No, Hackers Apparently Didn't Take Down The Entire Liberian Internet

There may have been some small outages in the west African country, but the entire country did not get taken down by the same attack that crippled US websites.

Internet access in Liberia was actually pretty solid this week, despite several reports that a group of hackers had managed to take down web access across the country.

A massive Distributed Denial of Service (DDoS) attack last month managed to render many of the US's top websites inaccessible and has set cybersecurity watchers on edge for the next attack. The other shoe appeared to have dropped in the west African nation of Liberia, tech news site ZDNet reported on Thursday.

Liberia made an inviting target, ZDNet said, because its infrastructure is limited to just one set of fiber-optic cables for the entire country. The same set of hijacked appliances and other parts of the Internet of Things that powered the US takedown was apparently being used in Liberia to shutdown the entire state.

The Guardian also published a story that said that the entire Liberian internet had been brought to a halt.
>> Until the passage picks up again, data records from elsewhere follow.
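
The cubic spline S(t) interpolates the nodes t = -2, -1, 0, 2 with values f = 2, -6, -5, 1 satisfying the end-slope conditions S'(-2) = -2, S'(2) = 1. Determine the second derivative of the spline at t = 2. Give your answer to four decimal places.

Let σ_i = S''(x_i). Step sizes h_i = 1, 1, 2; slopes of the chords Δ_i = (y_(i+1) - y_i)/h_i = -8, 1, 3.
  1·σ_0 + 4·σ_1 + 1·σ_2 = 6(Δ_1 - Δ_0) = 54
  1·σ_1 + 6·σ_2 + 2·σ_3 = 6(Δ_2 - Δ_1) = 12
Clamped end conditions give two more equations: 2h_0·σ_0 + h_0·σ_1 = 6(Δ_0 - S'(-2)) = -36 and h_2·σ_2 + 2h_2·σ_3 = 6(S'(2) - Δ_2) = -12.
Hence σ_0 = -312/11, σ_1 = 228/11, σ_2 = -6/11, σ_3 = -30/11.

-2.7273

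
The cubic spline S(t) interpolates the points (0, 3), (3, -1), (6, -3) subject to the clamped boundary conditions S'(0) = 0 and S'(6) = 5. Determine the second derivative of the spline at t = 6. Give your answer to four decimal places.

Write M_i for S''(x_i). With h_i = 3, 3 and divided differences Δ_i = -4/3, -2/3, the continuity of S' gives the tridiagonal system
  3·M_0 + 12·M_1 + 3·M_2 = 6(Δ_1 - Δ_0) = 4
Clamped end conditions give two more equations: 2h_0·M_0 + h_0·M_1 = 6(Δ_0 - S'(0)) = -8 and h_1·M_1 + 2h_1·M_2 = 6(S'(6) - Δ_1) = 34.
Solving: M_0 = -5/6, M_1 = -1, M_2 = 37/6.

6.1667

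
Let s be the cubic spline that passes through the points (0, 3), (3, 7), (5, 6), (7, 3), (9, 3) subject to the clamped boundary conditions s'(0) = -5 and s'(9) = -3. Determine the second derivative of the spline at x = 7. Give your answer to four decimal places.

Let σ_i = s''(x_i). Step sizes h_i = 3, 2, 2, 2; slopes of the chords Δ_i = (y_(i+1) - y_i)/h_i = 4/3, -1/2, -3/2, 0.
  3·σ_0 + 10·σ_1 + 2·σ_2 = 6(Δ_1 - Δ_0) = -11
  2·σ_1 + 8·σ_2 + 2·σ_3 = 6(Δ_2 - Δ_1) = -6
  2·σ_2 + 8·σ_3 + 2·σ_4 = 6(Δ_3 - Δ_2) = 9
Clamped end conditions give two more equations: 2h_0·σ_0 + h_0·σ_1 = 6(Δ_0 - s'(0)) = 38 and h_3·σ_3 + 2h_3·σ_4 = 6(s'(9) - Δ_3) = -18.
Hence σ_0 = 554/69, σ_1 = -78/23, σ_2 = -27/46, σ_3 = 63/23, σ_4 = -135/23.

2.7391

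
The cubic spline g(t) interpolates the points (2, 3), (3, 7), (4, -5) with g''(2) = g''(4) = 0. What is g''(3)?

-24

With σ_i denoting the second derivative at x_i, h_i = 1, 1, and Δ_i = (y_(i+1) − y_i)/h_i = 4, -12:
  1·σ_0 + 4·σ_1 + 1·σ_2 = 6(Δ_1 - Δ_0) = -96
Natural end conditions: σ_0 = σ_2 = 0.
Forward elimination and back-substitution give σ_0 = 0, σ_1 = -24, σ_2 = 0.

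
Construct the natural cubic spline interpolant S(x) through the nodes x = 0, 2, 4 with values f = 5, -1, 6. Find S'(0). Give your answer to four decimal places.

-4.6250

Write σ_i for S''(x_i). With h_i = 2, 2 and divided differences Δ_i = -3, 7/2, the continuity of S' gives the tridiagonal system
  2·σ_0 + 8·σ_1 + 2·σ_2 = 6(Δ_1 - Δ_0) = 39
Natural end conditions: σ_0 = σ_2 = 0.
Solving the tridiagonal system: σ_0 = 0, σ_1 = 39/8, σ_2 = 0.
On [0, 2], S'(x) = b_0 + 2c_0·x + 3d_0·x² with b_0 = Δ_0 - h_0(2σ_0 + σ_1)/6 = -37/8, c_0 = σ_0/2 = 0, d_0 = (σ_1 - σ_0)/(6h_0) = 13/32. So S'(0) = -37/8.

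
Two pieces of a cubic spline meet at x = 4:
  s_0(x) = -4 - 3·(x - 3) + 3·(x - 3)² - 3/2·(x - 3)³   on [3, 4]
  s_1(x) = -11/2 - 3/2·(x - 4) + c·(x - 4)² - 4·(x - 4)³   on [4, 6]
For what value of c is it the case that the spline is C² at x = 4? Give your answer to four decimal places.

-1.5000

s_0''(x) = 6 - 9·(x - 3), so s_0''(4) = -3. On the right, s_1''(4) = 2c, so c = -3/2.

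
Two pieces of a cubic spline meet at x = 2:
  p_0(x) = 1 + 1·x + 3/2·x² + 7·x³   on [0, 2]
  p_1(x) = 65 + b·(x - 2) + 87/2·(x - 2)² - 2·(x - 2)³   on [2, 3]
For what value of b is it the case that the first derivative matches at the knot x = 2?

91

p_0'(x) = 1 + 3·x + 21·x², so p_0'(2) = 91. On the right, p_1'(2) = b, so b = 91.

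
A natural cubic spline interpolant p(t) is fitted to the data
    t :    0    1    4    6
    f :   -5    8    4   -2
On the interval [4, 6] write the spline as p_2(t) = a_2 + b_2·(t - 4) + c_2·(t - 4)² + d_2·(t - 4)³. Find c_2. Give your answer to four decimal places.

Put m_i = p'' at the i-th knot. Here h = (1, 3, 2) and Δ = (13, -4/3, -3), so the interior equations h_(i-1)·m_(i-1) + 2(h_(i-1)+h_i)·m_i + h_i·m_(i+1) = 6(Δ_i − Δ_(i-1)) read
  1·m_0 + 8·m_1 + 3·m_2 = 6(Δ_1 - Δ_0) = -86
  3·m_1 + 10·m_2 + 2·m_3 = 6(Δ_2 - Δ_1) = -10
Natural end conditions: m_0 = m_3 = 0.
Solving the tridiagonal system: m_0 = 0, m_1 = -830/71, m_2 = 178/71, m_3 = 0.
On [4, 6], with p_2(t) = a_2 + b_2·(t - 4) + c_2·(t - 4)² + d_2·(t - 4)³: c_2 = m_2/2 = 89/71, d_2 = (m_3 - m_2)/(6h_2) = -89/426, b_2 = Δ_2 - h_2(2m_2 + m_3)/6 = -995/213.

1.2535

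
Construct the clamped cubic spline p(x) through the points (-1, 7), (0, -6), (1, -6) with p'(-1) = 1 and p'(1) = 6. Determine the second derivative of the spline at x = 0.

34

With M_i denoting the second derivative at x_i, h_i = 1, 1, and Δ_i = (y_(i+1) − y_i)/h_i = -13, 0:
  1·M_0 + 4·M_1 + 1·M_2 = 6(Δ_1 - Δ_0) = 78
Clamped end conditions give two more equations: 2h_0·M_0 + h_0·M_1 = 6(Δ_0 - p'(-1)) = -84 and h_1·M_1 + 2h_1·M_2 = 6(p'(1) - Δ_1) = 36.
Forward elimination and back-substitution give M_0 = -59, M_1 = 34, M_2 = 1.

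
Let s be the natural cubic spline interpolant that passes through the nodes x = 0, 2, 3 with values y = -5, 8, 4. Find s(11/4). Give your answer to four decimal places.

Write M_i for s''(x_i). With h_i = 2, 1 and divided differences Δ_i = 13/2, -4, the continuity of s' gives the tridiagonal system
  2·M_0 + 6·M_1 + 1·M_2 = 6(Δ_1 - Δ_0) = -63
Natural end conditions: M_0 = M_2 = 0.
Forward elimination and back-substitution give M_0 = 0, M_1 = -21/2, M_2 = 0.
On [2, 3], s(x) = 8 - 1/2·(x - 2) - 21/4·(x - 2)² + 7/4·(x - 2)³.
With (x - 2) = 3/4: s(11/4) = 1385/256.

5.4102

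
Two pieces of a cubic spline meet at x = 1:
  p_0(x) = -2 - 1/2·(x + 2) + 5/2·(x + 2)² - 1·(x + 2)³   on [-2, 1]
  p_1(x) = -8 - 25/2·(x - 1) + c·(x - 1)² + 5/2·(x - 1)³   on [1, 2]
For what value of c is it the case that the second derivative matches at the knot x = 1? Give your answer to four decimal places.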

But according to Dyn, the company that was the target of last month's attack, the internet had actually been pretty stable in Liberia for the past few days. That's the same conclusion that Akamai, which like Dyn is a hub for directing internet traffic, drew.
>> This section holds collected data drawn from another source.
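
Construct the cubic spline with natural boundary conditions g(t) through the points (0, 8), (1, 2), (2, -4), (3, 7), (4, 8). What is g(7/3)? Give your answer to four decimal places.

-1.2434

Let σ_i = g''(x_i). Step sizes h_i = 1, 1, 1, 1; slopes of the chords Δ_i = (y_(i+1) - y_i)/h_i = -6, -6, 11, 1.
  1·σ_0 + 4·σ_1 + 1·σ_2 = 6(Δ_1 - Δ_0) = 0
  1·σ_1 + 4·σ_2 + 1·σ_3 = 6(Δ_2 - Δ_1) = 102
  1·σ_2 + 4·σ_3 + 1·σ_4 = 6(Δ_3 - Δ_2) = -60
Natural end conditions: σ_0 = σ_4 = 0.
Forward elimination and back-substitution give σ_0 = 0, σ_1 = -117/14, σ_2 = 234/7, σ_3 = -327/14, σ_4 = 0.
On [2, 3], g(t) = -4 + 15/4·(t - 2) + 117/7·(t - 2)² - 265/28·(t - 2)³.
With (t - 2) = 1/3: g(7/3) = -235/189.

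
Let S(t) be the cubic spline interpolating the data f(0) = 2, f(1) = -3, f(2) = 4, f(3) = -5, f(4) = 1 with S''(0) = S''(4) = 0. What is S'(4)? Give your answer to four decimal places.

11.3750

With M_i denoting the second derivative at x_i, h_i = 1, 1, 1, 1, and Δ_i = (y_(i+1) − y_i)/h_i = -5, 7, -9, 6:
  1·M_0 + 4·M_1 + 1·M_2 = 6(Δ_1 - Δ_0) = 72
  1·M_1 + 4·M_2 + 1·M_3 = 6(Δ_2 - Δ_1) = -96
  1·M_2 + 4·M_3 + 1·M_4 = 6(Δ_3 - Δ_2) = 90
Natural end conditions: M_0 = M_4 = 0.
Forward elimination and back-substitution give M_0 = 0, M_1 = 111/4, M_2 = -39, M_3 = 129/4, M_4 = 0.
On [3, 4], S'(t) = b_3 + 2c_3·(t - 3) + 3d_3·(t - 3)² with b_3 = Δ_3 - h_3(2M_3 + M_4)/6 = -19/4, c_3 = M_3/2 = 129/8, d_3 = (M_4 - M_3)/(6h_3) = -43/8. So S'(4) = 91/8.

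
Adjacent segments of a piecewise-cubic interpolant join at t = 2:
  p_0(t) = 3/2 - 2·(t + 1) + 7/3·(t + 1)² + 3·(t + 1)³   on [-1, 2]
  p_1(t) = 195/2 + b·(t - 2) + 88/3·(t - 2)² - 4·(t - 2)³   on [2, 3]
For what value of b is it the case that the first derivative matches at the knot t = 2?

93

p_0'(t) = -2 + 14/3·(t + 1) + 9·(t + 1)², so p_0'(2) = 93. On the right, p_1'(2) = b, so b = 93.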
@akamai_soti @campuscodi @MalwareTechBlog BGP routing in Liberia has been stable for days.

"While there may have been a DDoS attack against targets in Liberia, there is no evidence that the country was knocked offline," Doug Madory, Dyn's director of internet analysis, said in an email to reporters. The manager of the underwater fiber-optic cable that serves Liberia told Madory that their systems "show no downtime in the last 3 weeks," he said. "While it is likely that a local operator might have experienced a brief outage, we have no knowledge of a national Internet outage and there are no data to substantial that."

Gboko Stewart, an online and radio journalist, spoke to BuzzFeed News on Friday from Monrovia on a perfectly clear WhatsApp phone call, saying that he initially didn’t notice anything unusual about recent slow upload times. "It’s not like it was an emergency because sometimes the internet freaks out here, but it’s usually only a couple of days."

But it did cause some problems. “I wouldn’t say that the internet was totally down, no. But even today I was thinking, it’s just so strange that always we have to keep restarting the router. With this thing now, that explains a whole lot.”

“We have good internet and we can’t understand why we’ll be working and then the internet goes off – it’s kinda crazy,” Stewart said.